The good news for Mariners fans is that Glaser doesn’t think you need to hit the panic button when looking at Kelenic going forward.
“We saw him get better every single month,” Glaser said. “If you just break down his batting average, on-base percentage, slugging percentage, his power numbers each month, he got a little bit better, a little bit better, a little bit better. And that’s what you want to see from young players.”
Indeed, after slashing .096/.185/.193 in May and June, Kelenic slashed .154/.228/.212 in July and then .196/.282/.371 in August.
The young outfielder really came alive in September and October, though, slashing .248/.331/.524 with seven of his 14 home runs and 20 of his 43 RBIs in those 29 games.
“There’s always an adjustment period people forget (about),” Glaser said of players’ MLB debuts. “Go look at Mike Trout’s first run through the majors. Go look at Aaron Judge’s first run through the majors. It’s such a big adjustment. There’s no reason to panic.”
Kelenic’s steady improvement show he’s on the right track, Glaser said, and he still has very high hopes for Kelenic’s future with the Mariners.
“This is someone who we at Baseball America have long projected to be an All-Star caliber outfielder who, with (top prospect Julio Rodríguez), should give the Mariners one of the best outfields in the American League of the 2020s,” Glaser said. “I really am not concerned about Kelenic in any way. (His struggles were) just the natural bumps that every young player faces once they come up to the major leagues and he’ll be fine.”
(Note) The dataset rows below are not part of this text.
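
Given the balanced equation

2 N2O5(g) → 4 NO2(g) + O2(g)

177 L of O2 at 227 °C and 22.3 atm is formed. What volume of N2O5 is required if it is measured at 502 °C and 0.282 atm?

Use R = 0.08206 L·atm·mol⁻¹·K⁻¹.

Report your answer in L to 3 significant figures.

43400 L

n(O2) = PV/RT = (22.3 × 177) / (0.08206 × 500.15) = 96.17 mol
n(N2O5) = (2/1) × 96.17 = 192.3 mol
V = nRT/P = 192.3 × 0.08206 × 775.15 / 0.282 = 43380 L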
So Glaser is high on Kelenic and is very high on Rodríguez (read more about him at this link). But what obstacles could possibly prevent the two young outfielders from reaching their potential?
“There’s no such thing as a guaranteed prospect, no matter how amazing they seem … With Jarred Kelenic, the thing with him, he’s just so intense, and such a competitor,” Glaser said. “There have been times where that has been a little bit destructive where he’ll go 0-4 and start to spiral and can’t get out of his own head and just get angrier and angrier. And we saw that and his first stint and they actually had to send him back down to Triple-A to kind of get a reset to get him out of that mental rut.”
Glaser said seeing how Kelenic combats failure going forward will be worth monitoring.
“The thing with him is just sort of managing those emotions and staying even keeled over the course of a long season,” he said. “Look, everyone has a stretch where they go 0-20 or 1-30. It’s going to happen. So just seeing how that grows, and that should come with time and maturity.”
What about Rodríguez?
“Julio Rodríguez, he’s had a lot of little injuries,” Glaser said. “He really hasn’t had an opportunity to play a full major league season. It’s not like it’s been anything chronic, but (things like) the guy dives for a ball and breaks his wrist. He’s just had a lot of different little things that have kept them off the field. So that would be the main thing to watch with him is just making sure those don’t start to add up.”